Usados em quantidades pequenas, esses elementos funcionam como “vitaminas” da indústria: aumentam a eficiência de produtos que vão de ímãs de alto desempenho a telas luminosas. O neodímio, por exemplo, gera campos magnéticos muito mais fortes que o ferro, permitindo motores compactos e potentes.

Aplicações no dia a dia

  • Superímãs em motores de veículos elétricos (neodímio e praseodímio);
  • Alto-falantes e sistemas de vibração em celulares;
  • Geradores de turbinas eólicas, que chegam a usar centenas de quilos do material;
  • Equipamentos médicos e militares, como aparelhos de ressonância magnética e sensores de orientação.

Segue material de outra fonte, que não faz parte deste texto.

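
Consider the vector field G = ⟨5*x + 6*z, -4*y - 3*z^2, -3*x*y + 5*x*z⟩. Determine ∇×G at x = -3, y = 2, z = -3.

(-9, 27, 0)

(∇×G)₁ = ∂G₃/∂y − ∂G₂/∂z = -3*x + 6*z
(∇×G)₂ = ∂G₁/∂z − ∂G₃/∂x = 3*y - 5*z + 6
(∇×G)₃ = ∂G₂/∂x − ∂G₁/∂y = 0
∇×G = (-3*x + 6*z, 3*y - 5*z + 6, 0)
At (-3, 2, -3): (-9, 27, 0).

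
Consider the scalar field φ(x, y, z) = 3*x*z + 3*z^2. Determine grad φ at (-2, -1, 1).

∂φ/∂x = 3*z
∂φ/∂y = 0
∂φ/∂z = 3*x + 6*z
∇φ = (3*z, 0, 3*x + 6*z)
At (-2, -1, 1): (3, 0, 0).

(3, 0, 0)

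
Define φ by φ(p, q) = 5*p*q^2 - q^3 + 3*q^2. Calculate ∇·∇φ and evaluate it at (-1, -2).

8

∂²φ/∂p² = 0
∂²φ/∂q² = 2*(5*p - 3*q + 3)
∇²φ = 10*p - 6*q + 6
At (-1, -2): 8.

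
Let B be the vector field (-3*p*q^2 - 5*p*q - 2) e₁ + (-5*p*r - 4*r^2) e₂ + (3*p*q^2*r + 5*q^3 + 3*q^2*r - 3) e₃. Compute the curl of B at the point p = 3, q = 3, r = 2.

(310, -54, 59)

(∇×B)₁ = ∂B₃/∂q − ∂B₂/∂r = 6*p*q*r + 5*p + 15*q^2 + 6*q*r + 8*r
(∇×B)₂ = ∂B₁/∂r − ∂B₃/∂p = -3*q^2*r
(∇×B)₃ = ∂B₂/∂p − ∂B₁/∂q = 6*p*q + 5*p - 5*r
∇×B = (6*p*q*r + 5*p + 15*q^2 + 6*q*r + 8*r, -3*q^2*r, 6*p*q + 5*p - 5*r)
At (3, 3, 2): (310, -54, 59).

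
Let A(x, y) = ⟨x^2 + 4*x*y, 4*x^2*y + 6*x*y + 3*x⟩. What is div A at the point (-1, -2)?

-12

∂A₁/∂x = 2*x + 4*y
∂A₂/∂y = 4*x^2 + 6*x
∇·A = 4*x^2 + 8*x + 4*y
At (-1, -2): -12.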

Processamento caro e complexo

Encontrar o minério é apenas o primeiro passo. Separar cada elemento exige dezenas — às vezes centenas — de etapas químicas com ácidos e solventes. O processo envolve alto consumo de água, manejo de resíduos radioativos e profissionais especializados, fatores que elevam o custo final.

Leves x pesadas

No mercado, as terras raras são classificadas como leves (lantânio, cério, neodímio) ou pesadas (disprósio, térbio, lutécio). As pesadas, menos abundantes, alcançam valores de até US$ 15 mil o quilo porque exigem maior número de etapas de purificação.

Impactos ambientais

A cadeia extrativa gera uso intensivo de substâncias tóxicas, resíduos radioativos e demanda significativa de energia. A gestão desse passivo ambiental é um dos principais entraves para a expansão industrial fora da China.

Por que o Brasil é privilegiado

Eventos vulcânicos antigos, clima tropical e milhões de anos de intemperismo favoreceram a formação de depósitos ricos nesses elementos, especialmente na Província Ígnea do Alto Paranaíba (Minas Gerais e Goiás). O país também identificou argilas iônicas, onde a extração é mais simples.

Potencial ainda subaproveitado

O Brasil domina a mineração, mas não o refino. Fica, assim, restrito a vender matéria-prima de baixo valor agregado e importar produtos acabados a preços elevados. Pesquisadores lembram que o conhecimento técnico existe em universidades, mas falta escala industrial.

A “guerra fria” das terras raras

A China responde por cerca de 90 % do refino mundial e usa esse domínio como instrumento político. Os Estados Unidos, por sua vez, buscam fontes alternativas e negociam com o Brasil para garantir suprimento estratégico. O tema estará na pauta do encontro entre os presidentes Luiz Inácio Lula da Silva e Donald Trump, nesta quinta-feira (7), em Washington.

Debate no Congresso

Na véspera da viagem, a Câmara dos Deputados aprovou, em regime de urgência, a criação da Política Nacional para a Exploração de Minerais Críticos. O texto prevê fundo de até R$ 5 bilhões para atrair empresas dispostas a transferir tecnologia e instalar plantas de refino no país.

Com reservas abundantes e interesse internacional crescente, o desafio brasileiro é passar de exportador de minério bruto a produtor de componentes de alto valor tecnológico.